If this question means giving up godly attitudes and disciplines such as diligence and perseverance, then it happens nearly every day when I am tired or my chores are tedious or even boring. I slack off and put my feet up when I know I should keep going.
If the question is about time off from obeying specific commands such as, “submit to those in authority over you” then I’m guilty every time I drive even one km an hour over the speed limit, or get annoyed because I have to pay taxes or yield at a stoplight.
Yet this question seems to go beyond these times of temptation to a general attitude of just stopping, just deciding not to do anything God asks, more of a total vacation. That happened to me once.
I had been battling a particular sin for a long time. It was a sin of attitude, not action so not very discernable to others. Nevertheless, it was keeping me from growing in Christlikeness, and preventing my life from fruitful service. Although I knew these things and was trying to stop thinking the way I’d been thinking, at the same time I didn’t grasp the real problem — I really didn’t want to give up my bad attitude. Today’s verse may have been in my radar, but I didn’t heed it. I wanted to be holy, but I didn’t want to be holy.
Behave like obedient children. Don’t let your lives be controlled by your desires, as they used to be. Always live as God’s holy people should, because God is the one who chose you, and he is holy. (1 Peter 1:14–15)Instead, I decided that my only solution was to stop being a Christian. That notion went totally against my theology. I was convinced then, and still am, that a person who has been born again, regenerated and placed in the family of God, cannot be ‘unborn’ and walk away. Christ lives in me. I cannot shove Him out.
However, at that time, I wanted to quit. Being a Christian was too difficult. This battle had worn me out. I was fed up. There seemed no answers and no way out except to cease. I remember feeling very black and very much in darkness, still not realizing the reasons why I could not win this battle, but I made my decision.
That same day, I walked past a bookcase and one of my books was lying on top. I picked it up to put it away, but paused and flipped it open. My eyes fell on a verse of Scripture and with that verse, I felt like God smacked me on the side of the head and turned me around. It said,
How much more shall the blood of Christ, who through the eternal Spirit offered Himself without spot to God, cleanse your conscience from dead works to serve the living God? (Hebrews 9:14)I suppose that God could have used any verse, but this one offered me two truths that I needed to hear. One was that all the times I had defiled my own conscience with this bad attitude did not mean I was hopelessly ruined. The blood of Christ cleanses sin, large and small, many or few.
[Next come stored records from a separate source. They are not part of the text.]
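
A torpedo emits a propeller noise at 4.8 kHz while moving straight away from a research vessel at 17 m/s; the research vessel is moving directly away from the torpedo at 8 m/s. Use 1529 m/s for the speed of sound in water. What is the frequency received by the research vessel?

General Doppler shift: f' = f · (v − v_o)/(v + v_s).
f' = 4.8 × (1529 − 8)/(1529 + 17) = 4.8 × 1521/1546 ≈ 4.72 kHz.

4.72 kHz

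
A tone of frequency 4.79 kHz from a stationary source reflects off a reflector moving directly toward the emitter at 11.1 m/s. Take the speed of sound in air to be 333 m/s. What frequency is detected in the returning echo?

5.12 kHz

The reflector first receives the wave as a moving observer: f₁ = f₀ · (v + u)/v = 4.79 × (333 + 11.1)/333 ≈ 4.95 kHz.
On reflection it acts as a source moving toward the stationary detector: f₂ = f₁ · v/(v − u) = 4.95 × 333/321.9 ≈ 5.12 kHz.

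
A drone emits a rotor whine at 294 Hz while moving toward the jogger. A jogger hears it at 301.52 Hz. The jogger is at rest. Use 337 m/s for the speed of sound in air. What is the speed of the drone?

f' = f · v/(v − v_s) ⇒ v_s = v · |1 − f/f'|.
v_s = 337 × |1 − 294/301.52| = 337 × 0.02494 ≈ 8.4 m/s.

8.4 m/s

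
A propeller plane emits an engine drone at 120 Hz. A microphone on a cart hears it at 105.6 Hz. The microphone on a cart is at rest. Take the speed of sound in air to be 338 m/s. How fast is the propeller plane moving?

f' < f, so the propeller plane is receding.
f' = f · v/(v + v_s) ⇒ v_s = v · |1 − f/f'|.
v_s = 338 × |1 − 120/105.6| = 338 × 0.1364 ≈ 46 m/s.

46 m/s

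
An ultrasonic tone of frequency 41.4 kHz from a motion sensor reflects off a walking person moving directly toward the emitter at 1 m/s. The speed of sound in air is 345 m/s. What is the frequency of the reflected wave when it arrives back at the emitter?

41.6 kHz

At the walking person (a moving observer), f₁ = f₀ · (v + u)/v = 41.4 × 346/345 ≈ 41.5 kHz.
On reflection it acts as a source moving toward the stationary detector: f₂ = f₁ · v/(v − u) = 41.5 × 345/344 ≈ 41.6 kHz.
Equivalently f₂ = f₀ · (v + u)/(v − u).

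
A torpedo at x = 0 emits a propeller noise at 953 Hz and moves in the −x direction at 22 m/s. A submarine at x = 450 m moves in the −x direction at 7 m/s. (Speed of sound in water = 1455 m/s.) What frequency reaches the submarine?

The observer lies on the +x side, so the source is heading away from the observer and the observer is heading toward the source.
With source receding and observer approaching, f' = f · (v + v_o)/(v + v_s).
f' = 953 × (1455 + 7)/(1455 + 22) = 953 × 1462/1477 ≈ 943 Hz.

943 Hz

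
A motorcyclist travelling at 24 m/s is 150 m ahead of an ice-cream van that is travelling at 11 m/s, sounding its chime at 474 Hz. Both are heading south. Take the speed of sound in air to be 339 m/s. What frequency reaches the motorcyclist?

The motorcyclist is ahead, so the ice-cream van is moving toward it while the motorcyclist is moving away from the ice-cream van.
General Doppler shift: f' = f · (v − v_o)/(v − v_s).
f' = 474 × (339 − 24)/(339 − 11) = 474 × 315/328 ≈ 455 Hz.

455 Hz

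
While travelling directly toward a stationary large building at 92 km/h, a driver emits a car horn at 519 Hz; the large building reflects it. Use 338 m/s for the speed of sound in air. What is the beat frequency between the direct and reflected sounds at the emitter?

85 Hz

92 km/h = 25.56 m/s.
The large building receives the sound from a moving source: f₁ = f₀ · v/(v − v_e) = 519 × 338/312.44 ≈ 561.5 Hz.
On the return leg the driver is a moving observer: f₂ = f₁ · (v + v_e)/v = 561.5 × 363.56/338 ≈ 603.9 Hz.
Equivalently f₂ = f₀ · (v + v_e)/(v − v_e).
Beat against the emitted tone: |f₂ − f₀| = 2v_e·f₀/(v − v_e) = 2 × 25.56 × 519/312.44 ≈ 85 Hz.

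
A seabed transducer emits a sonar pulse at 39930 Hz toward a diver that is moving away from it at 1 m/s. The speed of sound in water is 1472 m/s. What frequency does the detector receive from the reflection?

39876 Hz

At the diver (a moving observer), f₁ = f₀ · (v − u)/v = 39930 × 1471/1472 ≈ 39903 Hz.
The reflection then acts as a moving source: f₂ = f₁ · v/(v + u) ≈ 39876 Hz.
Equivalently f₂ = f₀ · (v − u)/(v + u).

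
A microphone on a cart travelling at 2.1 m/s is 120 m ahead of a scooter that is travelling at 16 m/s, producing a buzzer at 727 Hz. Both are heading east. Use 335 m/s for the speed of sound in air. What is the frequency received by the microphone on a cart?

759 Hz

The microphone on a cart is ahead, so the scooter is moving toward it while the microphone on a cart is moving away from the scooter.
With source approaching and observer receding, f' = f · (v − v_o)/(v − v_s).
f' = 727 × (335 − 2.1)/(335 − 16) = 727 × 332.9/319 ≈ 759 Hz.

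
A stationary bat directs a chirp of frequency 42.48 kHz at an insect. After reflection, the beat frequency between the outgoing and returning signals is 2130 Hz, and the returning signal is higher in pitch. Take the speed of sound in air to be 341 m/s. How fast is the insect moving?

Double Doppler shift off a moving reflector: f₂ = f₀ · (v + u)/(v − u) (u > 0 toward emitter).
Returning signal is higher, so f₂ = f₀ + Δf = 42480 + 2130 = 44610 Hz.
Rearranging, u = v · (f₂ − f₀)/(f₂ + f₀) = 341 × 2130/87090 ≈ 8.3 m/s.
So the insect is moving at 8.3 m/s toward the emitter.

8.3 m/s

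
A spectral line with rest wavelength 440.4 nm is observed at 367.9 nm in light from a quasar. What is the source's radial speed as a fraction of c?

0.178

λ'/λ₀ = 0.8354 < 1 (blueshift), so the source is approaching.
λ'/λ₀ = √((1 − β)/(1 + β)) for an approaching source ⇒ β = (1 − r²)/(1 + r²) with r = λ'/λ₀.
β = (1 − 0.6979)/(1 + 0.6979) ≈ 0.178.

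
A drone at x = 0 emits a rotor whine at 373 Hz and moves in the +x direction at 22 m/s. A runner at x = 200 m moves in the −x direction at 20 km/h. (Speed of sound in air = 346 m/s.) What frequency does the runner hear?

405 Hz

20 km/h = 5.556 m/s.
The observer lies on the +x side, so the source is heading toward the observer and the observer is heading toward the source.
With source approaching and observer approaching, f' = f · (v + v_o)/(v − v_s).
f' = 373 × (346 + 5.556)/(346 − 22) = 373 × 351.56/324 ≈ 405 Hz.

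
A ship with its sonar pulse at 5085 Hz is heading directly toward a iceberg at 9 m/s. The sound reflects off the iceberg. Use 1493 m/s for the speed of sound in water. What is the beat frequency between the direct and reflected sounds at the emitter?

The iceberg receives the sound from a moving source: f₁ = f₀ · v/(v − v_e) = 5085 × 1493/1484 ≈ 5115.8 Hz.
On the return leg the ship is a moving observer: f₂ = f₁ · (v + v_e)/v = 5115.8 × 1502/1493 ≈ 5146.7 Hz.
Equivalently f₂ = f₀ · (v + v_e)/(v − v_e).
Beat against the emitted tone: |f₂ − f₀| = 2v_e·f₀/(v − v_e) = 2 × 9 × 5085/1484 ≈ 62 Hz.

62 Hz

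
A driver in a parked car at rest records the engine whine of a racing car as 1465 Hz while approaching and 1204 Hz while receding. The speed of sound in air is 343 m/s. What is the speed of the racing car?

34 m/s

f₁/f₂ = (v + v_s)/(v − v_s), so v_s = v · (f₁ − f₂)/(f₁ + f₂).
v_s = 343 × (1465 − 1204)/(1465 + 1204) = 343 × 261/2669 ≈ 34 m/s.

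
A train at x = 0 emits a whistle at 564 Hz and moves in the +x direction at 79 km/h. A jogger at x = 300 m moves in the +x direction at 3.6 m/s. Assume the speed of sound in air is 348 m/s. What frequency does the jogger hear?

596 Hz

79 km/h = 21.94 m/s.
The observer lies on the +x side, so the source is heading toward the observer and the observer is heading away from the source.
General Doppler shift: f' = f · (v − v_o)/(v − v_s).
f' = 564 × (348 − 3.6)/(348 − 21.94) = 564 × 344.4/326.06 ≈ 596 Hz.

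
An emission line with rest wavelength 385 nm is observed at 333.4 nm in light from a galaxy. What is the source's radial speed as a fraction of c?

λ'/λ₀ = 0.8660 < 1 (blueshift), so the source is approaching.
λ'/λ₀ = √((1 − β)/(1 + β)) for an approaching source ⇒ β = (1 − r²)/(1 + r²) with r = λ'/λ₀.
β = (1 − 0.7499)/(1 + 0.7499) ≈ 0.143.

0.143c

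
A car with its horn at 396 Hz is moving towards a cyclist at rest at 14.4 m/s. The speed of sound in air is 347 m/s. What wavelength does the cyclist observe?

With the source moving toward a stationary observer, f' = f · v/(v − v_s).
f' = 396 × 347/(347 − 14.4) ≈ 413 Hz.
λ' = v/f' = 347/413.145 ≈ 84.0 cm.

84.0 cm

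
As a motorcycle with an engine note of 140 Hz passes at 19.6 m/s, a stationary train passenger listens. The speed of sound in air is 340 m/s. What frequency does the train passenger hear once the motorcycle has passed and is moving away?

Receding: f₂ = f · v/(v + v_s) = 140 × 340/359.6 ≈ 132 Hz.

132 Hz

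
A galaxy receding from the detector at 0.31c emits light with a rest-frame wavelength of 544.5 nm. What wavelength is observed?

Relativistic Doppler for wavelength: λ' = λ₀ · √((1 + β)/(1 − β)).
λ' = 544.5 × √(1.3100/0.6900) = 544.5 × 1.37788 ≈ 750.3 nm.

750.3 nm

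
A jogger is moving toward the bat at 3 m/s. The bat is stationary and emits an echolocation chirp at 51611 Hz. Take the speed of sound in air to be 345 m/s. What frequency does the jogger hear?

52060 Hz

Moving observer, stationary source: f' = f · (v + v_o)/v.
f' = 51611 × (345 + 3)/345 = 51611 × 348/345 ≈ 52060 Hz.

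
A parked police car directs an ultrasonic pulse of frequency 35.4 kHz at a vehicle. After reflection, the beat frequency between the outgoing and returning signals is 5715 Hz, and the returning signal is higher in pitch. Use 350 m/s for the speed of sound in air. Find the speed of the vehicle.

26 m/s

Double Doppler shift off a moving reflector: f₂ = f₀ · (v + u)/(v − u) (u > 0 toward emitter).
Returning signal is higher, so f₂ = f₀ + Δf = 35400 + 5715 = 41115 Hz.
Rearranging, u = v · (f₂ − f₀)/(f₂ + f₀) = 350 × 5715/76515 ≈ 26 m/s.
So the vehicle is moving at 26 m/s toward the emitter.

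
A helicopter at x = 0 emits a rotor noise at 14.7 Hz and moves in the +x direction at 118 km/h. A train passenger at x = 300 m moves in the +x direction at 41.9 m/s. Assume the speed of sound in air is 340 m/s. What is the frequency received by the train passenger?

118 km/h = 32.78 m/s.
The observer lies on the +x side, so the source is heading toward the observer and the observer is heading away from the source.
With source approaching and observer receding, f' = f · (v − v_o)/(v − v_s).
f' = 14.7 × (340 − 41.9)/(340 − 32.78) = 14.7 × 298.1/307.22 ≈ 14.3 Hz.

14.3 Hz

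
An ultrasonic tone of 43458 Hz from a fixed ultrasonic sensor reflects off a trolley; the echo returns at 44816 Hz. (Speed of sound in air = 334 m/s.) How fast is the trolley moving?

Double Doppler shift off a moving reflector: f₂ = f₀ · (v + u)/(v − u) (u > 0 toward emitter).
Rearranging, u = v · (f₂ − f₀)/(f₂ + f₀) = 334 × 1358/88274 ≈ 5.1 m/s.
So the trolley is moving at 5.1 m/s toward the emitter.

5.1 m/s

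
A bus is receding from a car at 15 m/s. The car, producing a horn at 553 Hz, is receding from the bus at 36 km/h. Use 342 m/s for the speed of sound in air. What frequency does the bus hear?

36 km/h = 10 m/s.
With source receding and observer receding, f' = f · (v − v_o)/(v + v_s).
f' = 553 × (342 − 15)/(342 + 10) = 553 × 327/352 ≈ 514 Hz.

514 Hz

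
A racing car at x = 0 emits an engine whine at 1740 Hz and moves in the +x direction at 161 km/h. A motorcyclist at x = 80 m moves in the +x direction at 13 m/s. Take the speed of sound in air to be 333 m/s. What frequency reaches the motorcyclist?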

Compared to the fact that His blood covers the sin of the world, the sin of all time, what is my sin? It is nothing for Him to forgive and cleanse, nothing at all in His sight. I felt ashamed and humbled.
The second truth was that my battle was wheel-spinning, a waste of time and effort for nothing more than a dead work. This attitude that I could not let go of had no eternal value. It was worthless to God and worthless to me, a dead work, the product of my old, sinful nature. It was useless and fit for fire. Why hang on to something so foolishly vain and empty?
In that hour when I had decided I could not be Christian any longer, God grabbed hold of me and gave me victory. He showed me the folly of my sin, the futility of my “I wants” and then showed me once again that I am not my own Savior — He is. I cannot defeat sin and the sooner I admit it, the better.
I learned so much that day. For one thing, God showed me that my admission of helplessness does not have to be so drastic. I don’t need to give up and quit walking with Him; I just need to give up and quit trying to save myself.